For search tips, read article S16165.

OpenSSH before 7.4 has security vulnerabilities: CVE-2016-10009, CVE-2016-10010, CVE-2016-10011, and CVE-2016-10012. (Bug #275711)

Products:
SteelHead (Appliance), SteelHead Interceptor
Fixed in Version:
steelhead 9.6.0, steelhead 9.2.2, interceptor 6.5.0
Last Modified:
2018-11-28
Summary
DETAILS:

OpenSSH before 7.4 has the following security vulnerabilities:

CVE-2016-10009: Untrusted search path vulnerability in ssh-agent.c in ssh-agent in OpenSSH before 7.4 allows remote attackers to execute arbitrary local PKCS#11 modules by leveraging control over a forwarded agent-socket.

CVE-2016-10010: sshd in OpenSSH before 7.4, when privilege separation is not used, creates forwarded Unix-domain sockets as root, which might allow local users to gain privileges via unspecified vectors, related to serverloop.c.  (Not applicable on Riverbed appliances since privilege separation is used.)

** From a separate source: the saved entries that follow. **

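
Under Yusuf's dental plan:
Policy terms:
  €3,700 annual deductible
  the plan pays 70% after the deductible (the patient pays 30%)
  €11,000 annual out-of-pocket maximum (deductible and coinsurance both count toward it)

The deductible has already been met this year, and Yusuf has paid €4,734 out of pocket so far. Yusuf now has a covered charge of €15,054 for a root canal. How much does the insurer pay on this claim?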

CVE-2016-10011: authfile.c in sshd in OpenSSH before 7.4 does not properly consider the effects of realloc on buffer contents, which might allow local users to obtain sensitive private-key information by leveraging access to a privilege-separated child process.

CVE-2016-10012: The shared memory manager (associated with preauthentication compression) in sshd in OpenSSH before 7.4 does not ensure that a bounds check is enforced by all compilers, which might allow local users to gain privileges by leveraging access to a sandboxed privilege-separation process, related to the m_zback and m_zlib data structures.

FIX:

Upgraded OpenSSH to 7.4p1 to fix these vulnerabilities.

RECOMMENDATION:

Upgrade to a software release with this fix.